同大学の小児科の主任研究者、ミニュワ・タン助教授は「重要な微量栄養素を含む豚肉などの食肉は、優れたタンパク源として離乳食期の乳児にとって重要な補助食品となり得る。研究では5カ月齢でタンパク質の摂取量を増加し、豚肉を食事に採り入れると、身長の成長曲線に有益であることが明らかになった」という。
この研究では、5〜12カ月齢の健康な乳児(人工乳栄養児)64人を、豚モモ肉や牛肉のピューレなど食肉由来の補助食品と、乳製品由来の補助食品を与えたグループに分け、1日のタンパク質摂取量を研究期間前の体重1s当たり2gから、研究期間中は3gに増加させた。カロリーと脂質の摂取量は食肉、乳製品の両グループとも同量を維持した。その結果、食肉の方が、乳製品グループより12カ月齢時点で身長の成長率が約1インチ高く、さらに7カ月間の研究期間終了時に過体重になるリスクが増加しないことがわかった。
先行研究では、母乳育児中の乳児について、食肉由来の補助食品が過体重を招くことなく身長の増加を促すとの研究があったが、今回の研究で母乳、人工乳のいずれにおいても同様の結果が得られたことになる。アメリカ小児科学会は、4〜6カ月齢で固形食品の導入することを推奨しているが、母乳栄養児は人工乳栄養児よりも鉄分が不足するリスクが高い。食肉を補助食品とすれば、鉄分と亜鉛の摂取が容易になる利点もある。
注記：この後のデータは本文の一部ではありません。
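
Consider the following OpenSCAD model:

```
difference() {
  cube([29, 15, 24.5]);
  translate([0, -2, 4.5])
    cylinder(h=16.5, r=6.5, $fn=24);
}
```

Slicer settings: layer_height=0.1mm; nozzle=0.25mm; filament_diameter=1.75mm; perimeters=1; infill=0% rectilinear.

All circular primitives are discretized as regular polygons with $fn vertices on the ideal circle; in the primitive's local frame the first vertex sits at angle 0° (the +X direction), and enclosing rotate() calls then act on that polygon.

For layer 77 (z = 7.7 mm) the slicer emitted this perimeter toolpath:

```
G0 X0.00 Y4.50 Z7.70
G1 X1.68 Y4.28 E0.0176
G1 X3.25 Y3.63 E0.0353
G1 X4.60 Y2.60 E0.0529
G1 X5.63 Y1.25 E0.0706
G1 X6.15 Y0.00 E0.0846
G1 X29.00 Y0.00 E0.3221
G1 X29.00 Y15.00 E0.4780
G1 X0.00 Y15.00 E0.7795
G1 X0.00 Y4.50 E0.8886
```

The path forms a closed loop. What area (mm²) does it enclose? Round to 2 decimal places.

414.90 mm²

Apply the shoelace formula to the sequence of (X, Y) vertices; enclosed area = 414.90 mm².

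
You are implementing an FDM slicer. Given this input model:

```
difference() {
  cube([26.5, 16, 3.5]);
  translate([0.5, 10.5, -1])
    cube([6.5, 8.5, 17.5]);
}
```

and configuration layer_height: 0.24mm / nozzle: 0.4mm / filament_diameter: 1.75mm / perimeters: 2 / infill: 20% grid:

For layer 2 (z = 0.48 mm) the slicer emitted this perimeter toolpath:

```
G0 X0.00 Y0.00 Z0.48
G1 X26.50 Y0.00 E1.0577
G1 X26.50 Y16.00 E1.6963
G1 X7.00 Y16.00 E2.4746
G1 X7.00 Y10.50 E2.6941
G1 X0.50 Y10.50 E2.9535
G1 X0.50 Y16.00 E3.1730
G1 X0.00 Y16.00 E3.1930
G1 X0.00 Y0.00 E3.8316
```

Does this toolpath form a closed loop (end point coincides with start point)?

Start point (G0): (0.00, 0.00). End point (last G1): the path returns to the start — closed.

yes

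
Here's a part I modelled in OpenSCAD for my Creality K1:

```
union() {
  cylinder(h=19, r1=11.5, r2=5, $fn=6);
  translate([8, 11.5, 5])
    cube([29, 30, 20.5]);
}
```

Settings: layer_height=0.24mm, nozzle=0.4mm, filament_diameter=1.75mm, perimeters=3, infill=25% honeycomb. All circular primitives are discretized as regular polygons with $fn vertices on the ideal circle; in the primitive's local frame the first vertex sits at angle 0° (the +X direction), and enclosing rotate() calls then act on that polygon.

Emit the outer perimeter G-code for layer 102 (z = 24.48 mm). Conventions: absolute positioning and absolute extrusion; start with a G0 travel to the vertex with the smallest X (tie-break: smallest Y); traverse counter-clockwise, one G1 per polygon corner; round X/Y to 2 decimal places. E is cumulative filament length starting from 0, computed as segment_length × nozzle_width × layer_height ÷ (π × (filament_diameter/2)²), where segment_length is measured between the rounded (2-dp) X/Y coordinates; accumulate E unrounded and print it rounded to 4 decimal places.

G0 X8.00 Y11.50 Z24.48
G1 X37.00 Y11.50 E1.1575
G1 X37.00 Y41.50 E2.3548
G1 X8.00 Y41.50 E3.5123
G1 X8.00 Y11.50 E4.7096

At z = 24.48 mm: the cone is not intersected at this z (z outside [0, 19]); the 29×30 cube at (8, 11.5) contributes its full rectangle; Merging all regions: only the 29×30 cube at (8, 11.5) is present, so the union is just that shape — 1 connected region. The outline is a single polygon with 4 vertices. Extrusion per mm of travel: 0.4 × 0.24 / (π × 0.875²) = 0.039912. Accumulating E over each segment gives final E = 4.7096.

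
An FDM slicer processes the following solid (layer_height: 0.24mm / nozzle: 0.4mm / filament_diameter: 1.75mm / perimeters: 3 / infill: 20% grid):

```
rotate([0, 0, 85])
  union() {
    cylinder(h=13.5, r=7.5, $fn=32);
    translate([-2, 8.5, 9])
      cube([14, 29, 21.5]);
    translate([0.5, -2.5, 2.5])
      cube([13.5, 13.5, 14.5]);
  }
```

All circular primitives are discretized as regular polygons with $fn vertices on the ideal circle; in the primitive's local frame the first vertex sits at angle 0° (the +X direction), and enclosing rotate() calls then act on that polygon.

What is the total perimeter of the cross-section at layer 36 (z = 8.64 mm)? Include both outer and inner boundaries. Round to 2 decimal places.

70.74 mm

At z = 8.64 mm: the r=7.5 cylinder gives a regular 32-gon of circumradius 7.5 (constant along its height) (perimeter = 2·32·7.500·sin(180°/32) = 47.05 mm); the cube at (-2, 8.5) is not intersected at this z (z outside [9, 30.5]); the cube at (0.5, -2.5) (footprint 13.5×13.5) is included at this height (perimeter 54.00 mm); Taking the union: the regions partially overlap (shared area 57.24 mm²), so the edge portions inside another operand are dropped and the merged outline is re-measured after clipping — boundary = 70.74 mm; (rotated 85° about Z; rotation is an isometry so areas/perimeters/island counts are preserved). Overall, the cross-section is a single solid region. Total boundary length (outer) = 70.74 mm.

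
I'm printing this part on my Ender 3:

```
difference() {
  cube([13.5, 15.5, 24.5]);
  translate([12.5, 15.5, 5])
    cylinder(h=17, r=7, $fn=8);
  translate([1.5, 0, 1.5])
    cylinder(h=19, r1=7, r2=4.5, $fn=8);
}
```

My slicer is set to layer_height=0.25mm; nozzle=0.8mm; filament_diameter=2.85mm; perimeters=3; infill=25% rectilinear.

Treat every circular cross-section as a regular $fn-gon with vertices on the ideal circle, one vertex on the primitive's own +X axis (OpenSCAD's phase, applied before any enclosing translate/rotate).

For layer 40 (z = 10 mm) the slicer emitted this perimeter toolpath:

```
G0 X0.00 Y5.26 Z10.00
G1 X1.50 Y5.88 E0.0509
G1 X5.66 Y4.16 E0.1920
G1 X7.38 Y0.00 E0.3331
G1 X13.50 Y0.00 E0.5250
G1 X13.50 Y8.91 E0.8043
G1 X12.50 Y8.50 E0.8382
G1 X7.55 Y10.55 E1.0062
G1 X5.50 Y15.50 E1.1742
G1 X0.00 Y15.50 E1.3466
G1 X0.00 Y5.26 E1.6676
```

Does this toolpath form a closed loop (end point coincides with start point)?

yes

Start point (G0): (0.00, 5.26). End point (last G1): the path returns to the start — closed.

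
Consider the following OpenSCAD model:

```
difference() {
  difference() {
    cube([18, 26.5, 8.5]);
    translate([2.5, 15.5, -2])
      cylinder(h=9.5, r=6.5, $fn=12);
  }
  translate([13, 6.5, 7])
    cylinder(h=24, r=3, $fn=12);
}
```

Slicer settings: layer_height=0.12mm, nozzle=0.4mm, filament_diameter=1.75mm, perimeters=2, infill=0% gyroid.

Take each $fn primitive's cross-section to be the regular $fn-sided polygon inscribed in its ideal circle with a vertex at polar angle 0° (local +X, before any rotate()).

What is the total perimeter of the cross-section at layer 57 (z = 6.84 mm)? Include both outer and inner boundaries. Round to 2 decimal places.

At z = 6.84 mm: the cube is present — its section is the full 18×26.5 rectangle (perimeter 89.00 mm); the cylinder at (2.5, 15.5): section is a regular 12-gon, circumradius r=6.5 (perimeter = 2·12·6.500·sin(180°/12) = 40.38 mm); After the difference (first − rest): starting from the 18×26.5 cube, the r=6.5 cylinder at (2.5, 15.5) partially overlaps it — only the 94.20 mm² overlap (of its 126.75 mm²) is removed, clipping the outline — boundary = 102.70 mm; the cylinder at (13, 6.5) is not intersected at this z (z outside [7, 31]); After the difference (first − rest): none of the subtracted shapes is present at this height, so that combined region is unchanged — boundary = 102.70 mm. Overall, the cross-section is a single solid region. Total boundary length (outer) = 102.70 mm.

102.70 mm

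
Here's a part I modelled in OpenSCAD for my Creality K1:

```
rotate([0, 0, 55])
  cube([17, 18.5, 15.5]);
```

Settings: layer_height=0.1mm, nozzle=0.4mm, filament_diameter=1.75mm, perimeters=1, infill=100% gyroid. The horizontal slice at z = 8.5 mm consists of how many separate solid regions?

At z = 8.5 mm: the cube is present — its section is the full 17×18.5 rectangle; (rotated 55° about Z; rotation is an isometry so areas/perimeters/island counts are preserved). The result has 1 disconnected region.

1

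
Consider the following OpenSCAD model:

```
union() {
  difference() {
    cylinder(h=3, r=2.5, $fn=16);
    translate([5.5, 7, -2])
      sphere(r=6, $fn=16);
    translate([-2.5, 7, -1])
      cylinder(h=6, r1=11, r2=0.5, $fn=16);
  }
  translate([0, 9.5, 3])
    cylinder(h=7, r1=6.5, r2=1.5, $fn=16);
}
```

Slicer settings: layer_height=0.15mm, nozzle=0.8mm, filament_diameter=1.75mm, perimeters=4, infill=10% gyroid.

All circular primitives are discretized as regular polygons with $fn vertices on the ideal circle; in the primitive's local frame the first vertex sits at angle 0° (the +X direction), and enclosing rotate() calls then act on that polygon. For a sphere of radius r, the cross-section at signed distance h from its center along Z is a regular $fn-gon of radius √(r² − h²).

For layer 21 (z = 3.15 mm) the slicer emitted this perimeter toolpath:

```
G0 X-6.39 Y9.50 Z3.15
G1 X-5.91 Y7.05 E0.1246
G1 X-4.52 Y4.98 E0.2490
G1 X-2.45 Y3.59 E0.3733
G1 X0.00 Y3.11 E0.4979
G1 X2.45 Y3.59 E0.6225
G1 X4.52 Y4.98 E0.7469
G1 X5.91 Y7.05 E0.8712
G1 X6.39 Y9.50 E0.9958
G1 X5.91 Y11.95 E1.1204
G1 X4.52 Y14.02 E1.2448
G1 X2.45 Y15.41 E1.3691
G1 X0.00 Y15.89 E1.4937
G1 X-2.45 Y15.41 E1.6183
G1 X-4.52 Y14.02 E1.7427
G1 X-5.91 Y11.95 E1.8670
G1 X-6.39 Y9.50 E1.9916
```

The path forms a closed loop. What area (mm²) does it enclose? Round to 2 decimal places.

Apply the shoelace formula to the sequence of (X, Y) vertices; enclosed area = 125.18 mm².

125.18 mm²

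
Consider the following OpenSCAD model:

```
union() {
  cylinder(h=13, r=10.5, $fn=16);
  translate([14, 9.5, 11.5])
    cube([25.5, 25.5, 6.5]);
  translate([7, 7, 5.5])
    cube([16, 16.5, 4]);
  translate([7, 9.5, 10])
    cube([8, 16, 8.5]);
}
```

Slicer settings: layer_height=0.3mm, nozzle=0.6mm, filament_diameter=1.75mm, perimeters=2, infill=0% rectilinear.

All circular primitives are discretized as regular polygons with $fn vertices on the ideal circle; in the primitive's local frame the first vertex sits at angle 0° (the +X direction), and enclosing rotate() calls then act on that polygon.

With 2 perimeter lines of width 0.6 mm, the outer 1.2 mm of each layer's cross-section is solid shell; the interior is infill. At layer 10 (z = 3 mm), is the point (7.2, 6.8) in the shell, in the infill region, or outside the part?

At z = 3 mm: the r=10.5 cylinder contributes a regular 16-gon of circumradius 10.5; the cube at (14, 9.5) is not intersected at this z (z outside [11.5, 18]); the cube at (7, 7) is not intersected at this z (z outside [5.5, 9.5]); the cube at (7, 9.5) does not reach this height (z outside [10, 18.5]); Combining (union): only the r=10.5 cylinder is present, so the union is just that shape — 1 connected region. Overall, the cross-section is a single solid region. The nearest boundary edge runs (9.70, 4.02)→(7.42, 7.42); distance from the point to it = 0.53 mm. The point is inside the cross-section, 0.53 mm from the nearest boundary — within the 1.2 mm shell band (2 × 0.6).

shell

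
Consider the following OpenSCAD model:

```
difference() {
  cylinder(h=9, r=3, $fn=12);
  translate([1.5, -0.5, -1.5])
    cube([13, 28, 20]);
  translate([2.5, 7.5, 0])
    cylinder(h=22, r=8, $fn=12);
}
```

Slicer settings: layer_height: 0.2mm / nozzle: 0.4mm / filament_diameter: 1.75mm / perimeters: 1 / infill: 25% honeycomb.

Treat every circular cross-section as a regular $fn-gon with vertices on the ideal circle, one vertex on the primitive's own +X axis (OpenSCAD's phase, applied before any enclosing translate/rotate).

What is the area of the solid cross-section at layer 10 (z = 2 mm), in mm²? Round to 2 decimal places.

14.82 mm²

At z = 2 mm: the cylinder: section is a regular 12-gon, circumradius r=3 (area = (12/2)·3.000²·sin(360°/12) = 27.00 mm²); the cube at (1.5, -0.5) is present — its section is the full 13×28 rectangle (area 364.00 mm²); the cylinder at (2.5, 7.5): section is a regular 12-gon, circumradius r=8 (area = (12/2)·8.000²·sin(360°/12) = 192.00 mm²); Taking the first minus the rest: starting from the r=3 cylinder (27.00 mm²), the 13×28 cube at (1.5, -0.5) partially overlaps it — only the 3.27 mm² overlap (of its 364.00 mm²) is removed, clipping the outline; the r=8 cylinder at (2.5, 7.5) partially overlaps it — only the 8.91 mm² overlap (of its 192.00 mm²) is removed, clipping the outline — area = 14.82 mm². Overall, the cross-section is a single solid region. Net area = 14.82 mm².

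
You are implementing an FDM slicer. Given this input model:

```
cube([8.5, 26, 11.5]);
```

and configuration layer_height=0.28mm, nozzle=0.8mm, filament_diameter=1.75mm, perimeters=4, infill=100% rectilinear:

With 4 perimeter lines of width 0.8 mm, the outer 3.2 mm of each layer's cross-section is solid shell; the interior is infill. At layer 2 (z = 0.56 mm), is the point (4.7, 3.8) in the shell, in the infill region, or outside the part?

At z = 0.56 mm: the 8.5×26 cube contributes its full rectangle. Overall, the cross-section is a single solid region. The nearest boundary edge runs (0.00, 0.00)→(8.50, 0.00); distance from the point to it = 3.80 mm. The point is inside the cross-section and 3.80 mm from the nearest boundary — more than the 3.2 mm shell width (4 × 0.8), so it's in the infill interior.

infill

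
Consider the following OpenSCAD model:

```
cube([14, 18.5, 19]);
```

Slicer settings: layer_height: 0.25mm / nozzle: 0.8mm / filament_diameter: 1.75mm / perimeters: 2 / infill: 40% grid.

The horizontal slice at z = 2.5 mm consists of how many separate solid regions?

At z = 2.5 mm: the cube (footprint 14×18.5) is included at this height. The result has 1 disconnected region.

1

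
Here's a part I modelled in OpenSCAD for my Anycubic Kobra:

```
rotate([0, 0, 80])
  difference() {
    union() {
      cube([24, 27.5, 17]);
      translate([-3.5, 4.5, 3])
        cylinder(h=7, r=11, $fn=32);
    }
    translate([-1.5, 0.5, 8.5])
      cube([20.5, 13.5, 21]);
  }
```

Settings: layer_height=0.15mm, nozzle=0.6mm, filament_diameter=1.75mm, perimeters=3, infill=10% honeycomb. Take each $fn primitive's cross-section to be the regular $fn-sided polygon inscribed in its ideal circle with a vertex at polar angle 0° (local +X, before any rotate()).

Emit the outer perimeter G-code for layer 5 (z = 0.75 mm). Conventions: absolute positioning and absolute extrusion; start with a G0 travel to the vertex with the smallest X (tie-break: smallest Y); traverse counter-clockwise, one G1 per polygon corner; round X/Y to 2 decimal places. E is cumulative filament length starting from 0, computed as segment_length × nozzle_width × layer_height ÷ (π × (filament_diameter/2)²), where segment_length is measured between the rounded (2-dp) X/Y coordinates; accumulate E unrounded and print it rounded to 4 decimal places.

G0 X-27.08 Y4.78 Z0.75
G1 X0.00 Y0.00 E1.0289
G1 X4.17 Y23.64 E1.9271
G1 X-22.91 Y28.41 E2.9560
G1 X-27.08 Y4.78 E3.8539

At z = 0.75 mm: the 24×27.5 cube contributes its full rectangle; the cylinder at (-3.5, 4.5) is absent (z outside [3, 10]); Merging all regions: only the 24×27.5 cube is present, so the union is just that shape — 1 connected region; the cube at (-1.5, 0.5) does not reach this height (z outside [8.5, 29.5]); After the difference (first − rest): none of the subtracted shapes is present at this height, so that combined region is unchanged — 1 connected region; (rotated 80° about Z; rotation is an isometry so areas/perimeters/island counts are preserved). The outline is a single polygon with 4 vertices. Extrusion per mm of travel: 0.6 × 0.15 / (π × 0.875²) = 0.037418. Accumulating E over each segment gives final E = 3.8539.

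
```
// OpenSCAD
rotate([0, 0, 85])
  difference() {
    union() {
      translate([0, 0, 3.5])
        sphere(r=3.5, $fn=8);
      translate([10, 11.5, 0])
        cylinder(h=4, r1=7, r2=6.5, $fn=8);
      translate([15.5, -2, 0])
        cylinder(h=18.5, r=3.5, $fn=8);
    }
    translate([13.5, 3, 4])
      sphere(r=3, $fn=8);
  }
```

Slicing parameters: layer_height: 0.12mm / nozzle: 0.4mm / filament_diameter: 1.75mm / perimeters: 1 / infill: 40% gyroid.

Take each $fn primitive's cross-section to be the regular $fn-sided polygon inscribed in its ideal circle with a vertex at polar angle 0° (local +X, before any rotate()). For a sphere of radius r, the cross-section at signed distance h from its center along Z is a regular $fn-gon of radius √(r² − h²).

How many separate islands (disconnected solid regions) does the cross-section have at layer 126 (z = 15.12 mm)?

At z = 15.12 mm: the sphere does not reach this height (|z−center|=11.620 > r=3.5); the cone at (10, 11.5) is absent (z outside [0, 4]); the cylinder at (15.5, -2): section is a regular 8-gon, circumradius r=3.5; Combining (union): only the r=3.5 cylinder at (15.5, -2) is present, so the union is just that shape — 1 connected region; the sphere at (13.5, 3) is not intersected at this z (|z−center|=11.120 > r=3); Taking the first minus the rest: none of the subtracted shapes is present at this height, so that combined region is unchanged — 1 connected region; (rotated 85° about Z; rotation is an isometry so areas/perimeters/island counts are preserved). Overall, the cross-section is a single solid region. Island count = 1.

1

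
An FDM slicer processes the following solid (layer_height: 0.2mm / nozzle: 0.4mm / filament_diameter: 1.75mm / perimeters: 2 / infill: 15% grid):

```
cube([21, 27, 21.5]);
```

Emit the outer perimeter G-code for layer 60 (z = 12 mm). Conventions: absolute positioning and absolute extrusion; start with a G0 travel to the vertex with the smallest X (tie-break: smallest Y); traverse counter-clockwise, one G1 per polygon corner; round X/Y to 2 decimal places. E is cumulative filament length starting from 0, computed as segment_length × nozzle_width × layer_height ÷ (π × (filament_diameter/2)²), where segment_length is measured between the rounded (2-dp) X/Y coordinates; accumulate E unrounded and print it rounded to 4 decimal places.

G0 X0.00 Y0.00 Z12.00
G1 X21.00 Y0.00 E0.6985
G1 X21.00 Y27.00 E1.5965
G1 X0.00 Y27.00 E2.2949
G1 X0.00 Y0.00 E3.1930

At z = 12 mm: the cube is present — its section is the full 21×27 rectangle. The outline is a single polygon with 4 vertices. Extrusion per mm of travel: 0.4 × 0.2 / (π × 0.875²) = 0.033260. Accumulating E over each segment gives final E = 3.1930.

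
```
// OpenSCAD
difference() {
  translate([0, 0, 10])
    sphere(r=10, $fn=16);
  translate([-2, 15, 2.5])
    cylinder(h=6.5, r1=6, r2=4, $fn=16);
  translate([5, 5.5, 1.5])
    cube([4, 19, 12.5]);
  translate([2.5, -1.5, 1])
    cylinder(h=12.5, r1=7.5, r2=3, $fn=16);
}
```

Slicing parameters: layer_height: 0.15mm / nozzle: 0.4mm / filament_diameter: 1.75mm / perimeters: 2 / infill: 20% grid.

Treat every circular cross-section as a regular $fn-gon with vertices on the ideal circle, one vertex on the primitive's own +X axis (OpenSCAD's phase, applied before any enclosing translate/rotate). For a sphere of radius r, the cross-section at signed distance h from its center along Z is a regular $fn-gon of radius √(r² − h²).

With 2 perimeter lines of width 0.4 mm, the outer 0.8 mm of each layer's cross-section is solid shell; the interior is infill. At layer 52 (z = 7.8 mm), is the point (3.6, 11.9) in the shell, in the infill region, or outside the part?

At z = 7.8 mm: the r=10 sphere slices to a regular 16-gon of circumradius 9.755 (√(r²−h²) with h=2.2 from center); the cone at (-2, 15): at t=0.815 of its height the radius interpolates to r₁+(r₂−r₁)t = 4.369, giving a regular 16-gon of that circumradius; the cube at (5, 5.5) is present — its section is the full 4×19 rectangle; the cone at (2.5, -1.5): at t=0.544 of its height the radius interpolates to r₁+(r₂−r₁)t = 5.052, giving a regular 16-gon of that circumradius; Taking the first minus the rest: starting from the r=10 sphere, the cone at (-2, 15) misses the remaining region (no effect); the 4×19 cube at (5, 5.5) partially overlaps it — only the 4.51 mm² overlap (of its 76.00 mm²) is removed, clipping the outline; the cone at (2.5, -1.5) lies wholly inside it (removes its full 78.14 mm² and its 31.54 mm outline becomes a hole wall) — 1 connected region with 1 hole. Overall, the cross-section is one region with 1 hole. The nearest boundary edge runs (0.00, 9.75)→(3.73, 9.01); distance from the point to it = 2.81 mm. The point is not inside any of the regions above, so it lies outside the cross-section (2.81 mm from the nearest boundary).

outside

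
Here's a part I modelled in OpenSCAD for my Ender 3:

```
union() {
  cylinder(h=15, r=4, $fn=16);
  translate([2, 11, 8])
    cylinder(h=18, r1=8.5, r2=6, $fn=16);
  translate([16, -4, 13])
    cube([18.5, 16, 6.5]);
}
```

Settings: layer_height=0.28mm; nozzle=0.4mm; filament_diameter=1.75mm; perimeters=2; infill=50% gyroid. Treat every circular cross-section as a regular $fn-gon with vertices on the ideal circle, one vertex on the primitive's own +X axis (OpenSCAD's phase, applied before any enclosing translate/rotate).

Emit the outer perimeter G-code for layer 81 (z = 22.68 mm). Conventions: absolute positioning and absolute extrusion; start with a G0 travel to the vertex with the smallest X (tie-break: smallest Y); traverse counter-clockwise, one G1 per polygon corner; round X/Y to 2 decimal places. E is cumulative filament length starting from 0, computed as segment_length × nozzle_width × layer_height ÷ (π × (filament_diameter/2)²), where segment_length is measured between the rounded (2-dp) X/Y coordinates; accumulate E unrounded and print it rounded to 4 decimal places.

G0 X-4.46 Y11.00 Z22.68
G1 X-3.97 Y8.53 E0.1173
G1 X-2.57 Y6.43 E0.2348
G1 X-0.47 Y5.03 E0.3523
G1 X2.00 Y4.54 E0.4696
G1 X4.47 Y5.03 E0.5868
G1 X6.57 Y6.43 E0.7043
G1 X7.97 Y8.53 E0.8219
G1 X8.46 Y11.00 E0.9391
G1 X7.97 Y13.47 E1.0564
G1 X6.57 Y15.57 E1.1739
G1 X4.47 Y16.97 E1.2914
G1 X2.00 Y17.46 E1.4087
G1 X-0.47 Y16.97 E1.5259
G1 X-2.57 Y15.57 E1.6434
G1 X-3.97 Y13.47 E1.7610
G1 X-4.46 Y11.00 E1.8782

At z = 22.68 mm: the cylinder is absent (z outside [0, 15]); the cone at (2, 11) contributes a regular 16-gon of circumradius 6.461 (interpolated between r1=8.5 and r2=6 at t=0.816); the cube at (16, -4) is not intersected at this z (z outside [13, 19.5]); Combining (union): only the cone at (2, 11) is present, so the union is just that shape — 1 connected region. The outline is a single polygon with 16 vertices. Extrusion per mm of travel: 0.4 × 0.28 / (π × 0.875²) = 0.046564. Accumulating E over each segment gives final E = 1.8782.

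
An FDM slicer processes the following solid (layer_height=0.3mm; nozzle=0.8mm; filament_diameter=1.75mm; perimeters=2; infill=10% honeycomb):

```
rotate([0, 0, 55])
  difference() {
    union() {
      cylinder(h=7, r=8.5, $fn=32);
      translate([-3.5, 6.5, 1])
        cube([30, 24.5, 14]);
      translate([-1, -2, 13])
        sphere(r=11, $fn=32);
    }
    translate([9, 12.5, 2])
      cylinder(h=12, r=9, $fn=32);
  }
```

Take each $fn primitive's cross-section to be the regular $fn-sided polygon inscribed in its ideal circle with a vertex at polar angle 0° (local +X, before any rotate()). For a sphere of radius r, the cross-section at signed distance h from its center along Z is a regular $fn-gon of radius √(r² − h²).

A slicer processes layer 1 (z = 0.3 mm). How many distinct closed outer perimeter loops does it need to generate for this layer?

At z = 0.3 mm: the r=8.5 cylinder contributes a regular 32-gon of circumradius 8.5; the cube at (-3.5, 6.5) is absent (z outside [1, 15]); the sphere at (-1, -2) does not reach this height (|z−center|=12.700 > r=11); Taking the union: only the r=8.5 cylinder is present, so the union is just that shape — 1 connected region; the cylinder at (9, 12.5) is absent (z outside [2, 14]); Taking the first minus the rest: none of the subtracted shapes is present at this height, so that combined region is unchanged — 1 connected region; (whole slice rotated 55° about Z — lengths, areas and connectivity unchanged). The result has 1 disconnected region.

1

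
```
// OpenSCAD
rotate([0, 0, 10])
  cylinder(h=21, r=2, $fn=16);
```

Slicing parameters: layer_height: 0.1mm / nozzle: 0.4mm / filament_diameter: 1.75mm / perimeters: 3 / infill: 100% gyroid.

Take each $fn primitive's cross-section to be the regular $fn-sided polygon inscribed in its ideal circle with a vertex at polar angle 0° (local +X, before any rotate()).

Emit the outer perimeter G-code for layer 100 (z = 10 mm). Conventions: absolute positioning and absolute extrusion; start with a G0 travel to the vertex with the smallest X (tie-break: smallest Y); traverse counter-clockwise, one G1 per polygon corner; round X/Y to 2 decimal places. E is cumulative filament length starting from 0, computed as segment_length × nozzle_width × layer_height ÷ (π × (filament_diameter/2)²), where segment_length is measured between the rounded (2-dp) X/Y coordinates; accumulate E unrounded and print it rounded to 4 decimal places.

At z = 10 mm: the r=2 cylinder gives a regular 16-gon of circumradius 2 (constant along its height); (whole slice rotated 10° about Z — lengths, areas and connectivity unchanged). The outline is a single polygon with 16 vertices. Extrusion per mm of travel: 0.4 × 0.1 / (π × 0.875²) = 0.016630. Accumulating E over each segment gives final E = 0.2077.

G0 X-1.97 Y-0.35 Z10.00
G1 X-1.69 Y-1.07 E0.0128
G1 X-1.15 Y-1.64 E0.0259
G1 X-0.43 Y-1.95 E0.0389
G1 X0.35 Y-1.97 E0.0519
G1 X1.07 Y-1.69 E0.0648
G1 X1.64 Y-1.15 E0.0778
G1 X1.95 Y-0.43 E0.0909
G1 X1.97 Y0.35 E0.1038
G1 X1.69 Y1.07 E0.1167
G1 X1.15 Y1.64 E0.1297
G1 X0.43 Y1.95 E0.1428
G1 X-0.35 Y1.97 E0.1558
G1 X-1.07 Y1.69 E0.1686
G1 X-1.64 Y1.15 E0.1817
G1 X-1.95 Y0.43 E0.1947
G1 X-1.97 Y-0.35 E0.2077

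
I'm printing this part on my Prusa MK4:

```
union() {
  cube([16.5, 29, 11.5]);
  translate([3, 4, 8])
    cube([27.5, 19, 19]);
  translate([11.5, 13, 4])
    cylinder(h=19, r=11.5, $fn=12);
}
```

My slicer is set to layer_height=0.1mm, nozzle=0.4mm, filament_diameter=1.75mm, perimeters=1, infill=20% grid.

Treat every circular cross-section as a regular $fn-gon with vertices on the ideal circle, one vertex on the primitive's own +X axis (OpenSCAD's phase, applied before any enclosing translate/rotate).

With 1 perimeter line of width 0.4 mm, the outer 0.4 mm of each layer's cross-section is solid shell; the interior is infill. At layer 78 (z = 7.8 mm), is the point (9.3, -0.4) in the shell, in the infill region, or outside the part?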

WHO(世界保健機関)も早期にタンパク質を摂取する必要性を認識し、乳児ができるだけ毎日、食肉、家禽類、魚、卵を食べるよう推奨。USDA(米農務省)およびFDA(保健福祉省)は、乳児の成長に栄養素が重要な役割を果たすことを考慮して、「2020〜2025年 栄養に関するガイダンス」に乳児の栄養摂取に関するガイドラインを含める方針だ。
NPB(全米豚肉委員会)の栄養情報共有・研究マネージャーのアドリア・フセス氏は「この研究が特に素晴らしいのは、栄養豊富な豚肉が家族全員の食事において重要な役割を果たせるとわかったことだ」としている。